Unfortunately, the words such as uncertainty, resolution, accuracy, etc., are used in everyday language do not mean the same as in physics or in engineering, and because of that these concepts lead to confusion.
Anyhow, there really are two completely different concepts frequently confused, namely accuracy and resolution.
Accuracy is essentially the standard deviation, i.e. dispersion, (or some given multiple thereof) of any noisy measurement of a fixed parameter under the assumption that the noise is stationary and the parameter is fixed so that when the measurement is repeated $N$ times independently one from another the arithmetic average of the standard deviation of each measurement is $\sigma_N=\frac{\sigma_1}{\sqrt{N}}$ where $\sigma_1$ is the standard deviation (dispersion) of any single measurement. This shows how one can improve the accuracy of a single measurement by averaging the results of several measurements of the same kind. Note that the arithmetic average involved in this improvement is really a kind of linear filter, this view is especially clear when sliding window averaging is applied.

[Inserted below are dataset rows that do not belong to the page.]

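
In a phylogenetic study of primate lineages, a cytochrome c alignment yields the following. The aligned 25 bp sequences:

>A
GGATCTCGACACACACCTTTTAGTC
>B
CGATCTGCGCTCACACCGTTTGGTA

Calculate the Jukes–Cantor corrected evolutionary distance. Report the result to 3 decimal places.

0.417

The sequences differ at 8 of 25 sites (1, 7, 8, 9, 11, 18, 22, 25), so p = 8/25 = 0.32.
d = −(3/4) ln(1 − 4p/3) = −0.75 ln(1 − 0.426667) = −0.75 ln(0.573333)
  = −0.75 × (-0.556289) = 0.417217 substitutions/site.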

The concept with which accuracy is frequently confused is resolution. Henceforth, resolve yourself to consider resolution as the ability to discriminate between two possible occurrences, say a pulse crossing a threshold because its amplitude is large enough or two pulses crossing the same threshold because both amplitudes are large enough; here the "fixed parameter" is the amplitude(s) that is compared to a threshold. As long as the pulses do not overlap and there is no noise it is clear whether they cross or do not cross. But if they do overlap first one must decide if there are one or two pulses, and this question becomes even more difficult to answer in noise. The ability to discriminate between the two possibilities is affected both by the noise in which the pulses are embedded and by the pulse shape. When measuring frequency you are comparing the received signal (pulse) with a sinusoid of a given frequency by aligning the ripples of the infinite long sinusoid with that of the pulse, the more ripples (periods), zero crossings, etc., can be aligned the closer your frequency estimate will be, and this is just saying in words the Fourier Transform version of the Heisenberg UR: $\Delta \omega \Delta t \ge \frac{1}{2}$. Here $\Delta t$ and $\Delta \omega $ are the rms pulse length and rms bandwidth of the signal, resp., but no noise. If you have two equal energy signals, it is customary to say (Rayleigh) that they can be resolved if they are separated in time or in frequency by at least one rms pulse width $\Delta t$ or bandwidth $\Delta \omega$. This is a practical number and its usefulness depends on the context. For smooth pulses with say SNR=10dB is quite good, and useful. In other context these rules of thumb maybe less so.
To your question, averaging can get you much better measurement accuracy, ie., dispersion of the frequency by averaging irrespective of how large or small the "Fourier resolution" $\Delta \omega$ maybe. The individual pulse shape determines $\Delta \omega$ and this is independent of noise. Each individual measurement has its own accuracy that depends on the prevailing SNR but if you repeat it often enough then the arithmetic average of them can be made arbitrarily small, ie., line splitting.
Important to note though that while you can split a "single" line i.e., a single pulse but repeated many times, if you have several signals simultaneously and closer in frequency than say $\mu \Delta \omega$ where $\mu = \mathscr {O}(1)$ then you will not be able to separate them and you may bias your measurement catastrophically when averaging them. This brings the issue of filtering back because the response of any linear causal passive filter extends to infinity, and thus, having gone through the same linear filter, no two real physical pulses are truly non-overlapping and one cannot have accuracy without resolution.